American baseball player (1857–1893)

Joseph F. Farrell (1857 – April 17, 1893) was an American professional baseball player whose career spanned from 1880 to 1888.

Farrell was born in Brooklyn, New York, in 1857. He played four seasons in Major League Baseball, principally as a third baseman, for the Detroit Wolverines of the National League from 1882 to 1884 and for the Baltimore Orioles of the American Association in 1886. In 1883, he led the National League in games played at third base (101) and ranked second among the league's third basemen with 248 assists and third with 13 double plays and a range factor of 3.55.

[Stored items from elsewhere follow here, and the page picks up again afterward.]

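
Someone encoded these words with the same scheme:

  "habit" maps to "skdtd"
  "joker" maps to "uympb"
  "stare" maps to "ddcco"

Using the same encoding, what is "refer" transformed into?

cohpb

Shifts by position in habit: pos 0: h→s (+11), pos 1: a→k (+10), pos 2: b→d (+2), pos 3: i→t (+11), pos 4: t→d (+10) — repeating every 3. A repeating key of period 3 is used — shifts +11, +10, +2 over and over.
Applying it to refer: r+11=c, e+10=o, f+2=h, e+11=p, r+10=b.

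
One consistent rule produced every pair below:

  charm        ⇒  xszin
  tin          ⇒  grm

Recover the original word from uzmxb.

fancy

Each letter is replaced by its mirror in the alphabet: a↔z, b↔y, c↔x, and so on (the Atbash cipher).
Decoding uzmxb: u↔f, z↔a, m↔n, x↔c, b↔y.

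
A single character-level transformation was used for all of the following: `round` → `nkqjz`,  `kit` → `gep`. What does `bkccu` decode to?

Compare letters: r→n is +22, o→k is +22, u→q is +22 — a constant shift. This is a Caesar cipher with shift 22.
Reversing it on bkccu: b−22=f, k−22=o, c−22=g, c−22=g, u−22=y.

foggy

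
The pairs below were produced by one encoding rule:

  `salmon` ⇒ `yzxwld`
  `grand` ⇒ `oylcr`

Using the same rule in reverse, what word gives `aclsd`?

Two steps: reverse the string, then apply a Caesar shift of +11.
Decoding aclsd: shift back: a−11=p, c−11=r, l−11=a, s−11=h, d−11=s → prahs; then reverse → sharp.

sharp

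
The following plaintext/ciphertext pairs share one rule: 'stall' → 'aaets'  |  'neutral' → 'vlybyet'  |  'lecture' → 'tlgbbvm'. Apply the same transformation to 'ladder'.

thhllv

The shifts repeat in a cycle of length 3: positions 0,1,… shift by +8, +7, +4, then the pattern repeats.
On ladder: l+8=t, a+7=h, d+4=h, d+8=l, e+7=l, r+4=v.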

Across all four of his major league seasons, Farrell appeared in 353 games, 280 as a third baseman and 63 as a second baseman, nine as a shortstop and two as an outfielder. He compiled a .232 career batting average, scored 187 runs, and totaled 63 extra base hits, including 15 triples and five home runs. Farrell also played four seasons of minor league baseball.

After a long illness, Farrell died in Brooklyn on April 17, 1893, at age 36. On April 26, 1893, a baseball game was played at Brooklyn's Eastern Park between the Brooklyn Superbas and an old-timers team to raise money for Farrell's mother. Over 2,000 tickets were sold.